Huntington's disease drug clears initial hurdles - raising hopes

Huntington’s disease is a genetic disorder that affects the brain progressively and has no known cure till date. In a breakthrough, the first drug that can target and reduce the cause behind this dreaded disease has been found to be effective, safe and well tolerated in a human clinical trial that was conducted by UCL scientists.

The protein associated with the disease is called huntingtin protein and this drug successfully lowered the levels of this protein and reduced the harm caused to the nervous system.

The new drug IONIS-HTTRx has been in the pipeline for over ten years now being tried on laboratory animals and in the labs. This was the first human trial that was conducted with the new drug. The trial began in the last months of 2015 and was led by Professor Sarah Tabrizi UCL Institute of Neurology, Director of the UCL Huntington’s Disease Centre and IONIS-HTTRx Global Chief Investigator. It was supported by Ionis Pharmaceuticals.

The trial involved 46 patients with early Huntington’s disease in 9 different study centres spanning across United Kingdom, Germany and Canada making it a multi-centric trial. These patients were divided into two groups – one to receive the test drug and the other to receive placebo. The patients were given four doses of the new drug or placebo that was injected into the spinal fluid of the patient so that it reached the brain.

As the trial progressed, this dose was raised to change the design into an ascending dose trial design. At every step patient safety and well being was assessed along with the effectiveness of the drug.

At the end of the trail this week, the researchers announced that the drug was deemed safe and well tolerated among the human participants.

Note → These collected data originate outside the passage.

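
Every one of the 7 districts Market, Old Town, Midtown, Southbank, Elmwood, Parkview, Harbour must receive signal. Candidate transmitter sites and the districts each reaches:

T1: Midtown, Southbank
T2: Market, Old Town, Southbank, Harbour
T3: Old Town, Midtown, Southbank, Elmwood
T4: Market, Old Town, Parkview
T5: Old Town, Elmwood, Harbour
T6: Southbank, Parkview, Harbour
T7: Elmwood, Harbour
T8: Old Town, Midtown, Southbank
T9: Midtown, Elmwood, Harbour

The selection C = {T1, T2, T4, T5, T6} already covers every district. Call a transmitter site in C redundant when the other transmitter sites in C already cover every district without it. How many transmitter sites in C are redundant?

3

Drop T1: Midtown uncovered — not redundant.
Drop T2: the rest still cover every district — redundant.
Drop T4: the rest still cover every district — redundant.
Drop T5: Elmwood uncovered — not redundant.
Drop T6: the rest still cover every district — redundant.
3 redundant: T2, T4, T6.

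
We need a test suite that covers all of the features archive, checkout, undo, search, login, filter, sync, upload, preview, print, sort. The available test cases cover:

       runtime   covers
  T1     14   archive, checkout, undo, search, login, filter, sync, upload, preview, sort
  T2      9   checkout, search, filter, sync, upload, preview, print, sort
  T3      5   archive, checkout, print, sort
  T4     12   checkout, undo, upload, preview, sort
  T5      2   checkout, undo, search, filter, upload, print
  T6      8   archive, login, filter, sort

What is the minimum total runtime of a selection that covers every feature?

16

T1, T5 cover every feature at runtime 14 + 2 = 16.
Any cover uses at least 2 test cases; among all covering selections none totals below 16.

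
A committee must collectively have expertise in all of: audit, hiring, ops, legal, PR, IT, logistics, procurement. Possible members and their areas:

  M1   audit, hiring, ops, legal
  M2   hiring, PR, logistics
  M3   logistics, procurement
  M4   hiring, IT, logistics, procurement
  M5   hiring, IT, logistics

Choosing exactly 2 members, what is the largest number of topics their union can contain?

7

Choosing M1, M4 covers {audit, hiring, ops, legal, IT, logistics, procurement} — 7 topics.
No choice of 2 members does better; here PR is left uncovered.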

According to Professor Tabrizi, “The results of this trial are of ground-breaking importance for Huntington’s disease patients and families. For the first time a drug has lowered the level of the toxic disease-causing protein in the nervous system, and the drug was safe and well-tolerated. The key now is to move quickly to a larger trial to test whether the drug slows disease progression.”

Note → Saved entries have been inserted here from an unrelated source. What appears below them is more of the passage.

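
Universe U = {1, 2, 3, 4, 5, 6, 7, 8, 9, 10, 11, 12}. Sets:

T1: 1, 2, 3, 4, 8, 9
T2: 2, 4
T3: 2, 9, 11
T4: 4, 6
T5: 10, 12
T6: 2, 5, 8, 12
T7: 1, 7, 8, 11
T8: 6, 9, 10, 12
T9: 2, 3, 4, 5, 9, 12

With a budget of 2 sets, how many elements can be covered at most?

Choosing T7, T9 covers {1, 2, 3, 4, 5, 7, 8, 9, 11, 12} — 10 elements.
No choice of 2 sets does better; here 6, 10 are left uncovered.

10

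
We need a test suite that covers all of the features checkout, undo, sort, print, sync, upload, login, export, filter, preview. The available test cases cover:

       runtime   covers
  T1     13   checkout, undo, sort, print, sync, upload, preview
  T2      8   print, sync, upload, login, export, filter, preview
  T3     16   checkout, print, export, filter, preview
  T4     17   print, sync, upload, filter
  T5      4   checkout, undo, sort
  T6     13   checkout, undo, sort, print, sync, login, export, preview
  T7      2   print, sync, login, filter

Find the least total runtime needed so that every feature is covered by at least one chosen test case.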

The trial was to assess the safety as well as a the effectiveness of the new drug. Huntingtin protein levels are markers of this disease. The team used an ultra sensitive assay to measure the concentrations of the protein in the patient’s spinal fluid both before and after treatment. They found that IONIS-HTTRx­ could successfully lower the levels of the mutant huntingtin.

With this significant success, Ionis’ partner, Roche now would license IONIS-HTTRx and take further responsibility for the development, regulatory approval and final marketing of the drug. Ionis has announced that all the patients who were part of this pilot trial would not be part of an extension of the trial to receive IONIS-HTTRx.

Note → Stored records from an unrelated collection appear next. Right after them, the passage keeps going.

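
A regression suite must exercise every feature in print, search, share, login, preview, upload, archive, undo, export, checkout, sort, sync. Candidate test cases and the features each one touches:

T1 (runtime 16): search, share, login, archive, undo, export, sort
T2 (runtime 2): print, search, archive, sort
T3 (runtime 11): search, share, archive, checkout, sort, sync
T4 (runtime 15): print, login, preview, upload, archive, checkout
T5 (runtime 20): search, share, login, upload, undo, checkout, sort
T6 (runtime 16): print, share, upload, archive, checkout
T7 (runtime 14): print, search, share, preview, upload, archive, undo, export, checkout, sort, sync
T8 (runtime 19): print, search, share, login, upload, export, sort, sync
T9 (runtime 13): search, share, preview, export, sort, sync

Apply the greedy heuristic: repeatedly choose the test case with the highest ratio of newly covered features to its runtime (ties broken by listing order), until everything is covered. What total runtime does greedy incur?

31

Pick 1: T2 adds 4 new (print, search, archive, sort) at runtime 2 (ratio 4/2).
Pick 2: T7 adds 7 new (share, preview, upload, undo, export, checkout, sync) at runtime 14 (ratio 7/14).
Pick 3: T4 adds 1 new (login) at runtime 15 (ratio 1/15).
Greedy total runtime: 2 + 14 + 15 = 31. (The true optimum is 29, so greedy overshoots here.)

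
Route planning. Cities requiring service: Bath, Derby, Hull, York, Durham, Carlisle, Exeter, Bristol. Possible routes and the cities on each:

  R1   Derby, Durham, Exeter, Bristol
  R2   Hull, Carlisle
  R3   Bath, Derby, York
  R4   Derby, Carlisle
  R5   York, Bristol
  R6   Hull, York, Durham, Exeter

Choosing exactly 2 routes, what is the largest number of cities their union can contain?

6

Choosing R1, R2 covers {Derby, Hull, Durham, Carlisle, Exeter, Bristol} — 6 cities.
No choice of 2 routes does better; here Bath, York are left uncovered.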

The results of the present trial are being prepared to be presented at scientific meetings and published in scientific journals. The study was supported by The National Institute for Health Research (NIHR) University College London Hospitals Biomedical Research Centre

Huntington’s disease typically starts in the 30s or 50s and worsens with time. If one parent has this disease, the chances of the child getting it are 50 percent. At present around 10,000 people in UK and 30,000 people in America are living with Huntington’s disease. There is a problem at the genetic level especially at the huntingtin gene that codes for the huntingtin protein. This huntingtin protein is necessary for the normal development of the brain cells.